Sejm, większością głosów rządzącej koalicji, uchwalił budżet na 2024 rok. Oznacza to, że zapowiadane podwyżki dla mundurowych zbliżają się wielkimi krokami. Waloryzacja uposażeń różnić się będzie jednak od tego, jak wyglądała w roku poprzednim. Mundurowi wyższe uposażenie otrzymają z wyrównaniem od stycznia, ale nie zostanie zastosowany „mechanizmu kompensujący”, jaki funkcjonował w zeszłym roku.
Uchwalenie przez Sejm budżetu na 2024 rok, to kolejny niezbędny krok, by uposażenia mundurowych mogły wzrosnąć. A mowa o podwyżce w wysokości 20-proc. O tyle – co zapisano w ustawie budżetowej – wzrosną w tym roku kwoty bazowe. Jeśli Senat przyjmie dokument, co biorąc pod uwagę parlamentarną arytmetykę jest raczej pewne, a prezydent złoży pod nim swój podpis, wartości te – od stycznia – wynosić będą odpowiednio: dla żołnierzy zawodowych i funkcjonariuszy 2 088,77 złotych, a dla funkcjonariuszy Służby Celno-Skarbowej 2 332,57 złotych.

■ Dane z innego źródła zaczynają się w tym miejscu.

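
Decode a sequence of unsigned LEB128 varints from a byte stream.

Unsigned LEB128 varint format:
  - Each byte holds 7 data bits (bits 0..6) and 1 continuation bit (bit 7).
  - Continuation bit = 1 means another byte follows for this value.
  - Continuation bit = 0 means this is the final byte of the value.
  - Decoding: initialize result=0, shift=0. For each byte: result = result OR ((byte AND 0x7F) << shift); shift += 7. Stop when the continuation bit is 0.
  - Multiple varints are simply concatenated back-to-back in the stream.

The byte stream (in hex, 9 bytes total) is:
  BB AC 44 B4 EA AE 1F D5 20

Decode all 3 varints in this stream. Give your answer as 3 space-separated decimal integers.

  byte[0]=0xBB cont=1 payload=0x3B=59: acc |= 59<<0 -> acc=59 shift=7
  byte[1]=0xAC cont=1 payload=0x2C=44: acc |= 44<<7 -> acc=5691 shift=14
  byte[2]=0x44 cont=0 payload=0x44=68: acc |= 68<<14 -> acc=1119803 shift=21 [end]
Varint 1: bytes[0:3] = BB AC 44 -> value 1119803 (3 byte(s))
  byte[3]=0xB4 cont=1 payload=0x34=52: acc |= 52<<0 -> acc=52 shift=7
  byte[4]=0xEA cont=1 payload=0x6A=106: acc |= 106<<7 -> acc=13620 shift=14
  byte[5]=0xAE cont=1 payload=0x2E=46: acc |= 46<<14 -> acc=767284 shift=21
  byte[6]=0x1F cont=0 payload=0x1F=31: acc |= 31<<21 -> acc=65778996 shift=28 [end]
Varint 2: bytes[3:7] = B4 EA AE 1F -> value 65778996 (4 byte(s))
  byte[7]=0xD5 cont=1 payload=0x55=85: acc |= 85<<0 -> acc=85 shift=7
  byte[8]=0x20 cont=0 payload=0x20=32: acc |= 32<<7 -> acc=4181 shift=14 [end]
Varint 3: bytes[7:9] = D5 20 -> value 4181 (2 byte(s))

Answer: 1119803 65778996 4181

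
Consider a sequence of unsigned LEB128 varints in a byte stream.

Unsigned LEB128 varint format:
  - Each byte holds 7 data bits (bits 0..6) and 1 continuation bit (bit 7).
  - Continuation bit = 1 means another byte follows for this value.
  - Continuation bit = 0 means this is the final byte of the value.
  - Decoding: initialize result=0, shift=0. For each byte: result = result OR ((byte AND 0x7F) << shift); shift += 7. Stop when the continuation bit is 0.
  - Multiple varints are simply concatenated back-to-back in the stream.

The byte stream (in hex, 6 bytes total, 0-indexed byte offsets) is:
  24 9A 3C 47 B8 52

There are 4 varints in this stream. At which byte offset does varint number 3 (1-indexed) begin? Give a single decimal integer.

Answer: 3

Derivation:
  byte[0]=0x24 cont=0 payload=0x24=36: acc |= 36<<0 -> acc=36 shift=7 [end]
Varint 1: bytes[0:1] = 24 -> value 36 (1 byte(s))
  byte[1]=0x9A cont=1 payload=0x1A=26: acc |= 26<<0 -> acc=26 shift=7
  byte[2]=0x3C cont=0 payload=0x3C=60: acc |= 60<<7 -> acc=7706 shift=14 [end]
Varint 2: bytes[1:3] = 9A 3C -> value 7706 (2 byte(s))
  byte[3]=0x47 cont=0 payload=0x47=71: acc |= 71<<0 -> acc=71 shift=7 [end]
Varint 3: bytes[3:4] = 47 -> value 71 (1 byte(s))
  byte[4]=0xB8 cont=1 payload=0x38=56: acc |= 56<<0 -> acc=56 shift=7
  byte[5]=0x52 cont=0 payload=0x52=82: acc |= 82<<7 -> acc=10552 shift=14 [end]
Varint 4: bytes[4:6] = B8 52 -> value 10552 (2 byte(s))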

Podwyżki, w tym roku – o co zabiegali zresztą sami mundurowi – formalnie obowiązywać mają od stycznia a nie od marca. Oznacza to, że rząd nie zdecydował się na powielenie mechanizmu – jak nazywało go poprzednie kierownictwo MSWiA – „likwidacji podwójnej zachęty do przechodzenia na emeryturę”. Jest to o tyle ciekawe, że w pierwszym projekcie ustawy okołobudżetowej przejętym przez rząd Donalda Tuska, zapisy przesuwające waloryzację na marzec funkcjonowały. Ustawę tę zawetował jednak prezydent (powodem weta nie były te przepisy) i chwilę później złożył w Sejmie swój projekt dokumentu, w który także zakładał waloryzację od marca. Rząd postanowił jednak raz jeszcze przygotować ustawę szczególnych rozwiązań służących realizacji ustawy budżetowej na 2024 rok. W jego nowej wersji próżno szukać przepisów regulujących termin wypłaty podwyżek dla żołnierzy i funkcjonariuszy, co oznacza wprost, że te obowiązywać będą z mocą od 1 stycznia 2024 roku.
Nie do końca jasne jest z czego wynika ta legislacyjna wolta zaserwowana mundurowym przez rząd, jednak nie da się ukryć, że takie postawienie sprawy wychodzi naprzeciw oczekiwaniom środowiska. Jak mówił w rozmowie z InfoSecurity24.pl wiceszef MSWIA – odpowiedzialny m.in. z kwestie budżetowe – Wiesław Szczepański, „podwyżki powinny wejść w życie od pierwszego marca, ale funkcjonariusze dostaną wyrównanie za styczeń i luty”.
W rozmowie z InfoSecurity24.pl Szczepański odniósł się też do tego, czy resort nie obawia się, że brak przesunięcia waloryzacji na marzec może skłonić większą liczbę funkcjonariuszy do odejścia z formacji np. w lutym. „Zdajemy sobie sprawę, że może tak nastąpić, ale namawiamy funkcjonariuszy do tego, żeby pozostali w służbie. Mamy nadzieję, że poprawi się system szkolenia, że nastąpi odpolitycznienie i że część funkcjonariuszy, którzy odeszli z uwagi na to, że nie zgadzali się z takim a nie innym prowadzeniem Policji, wróci do służby” – zaznaczył wiceminister.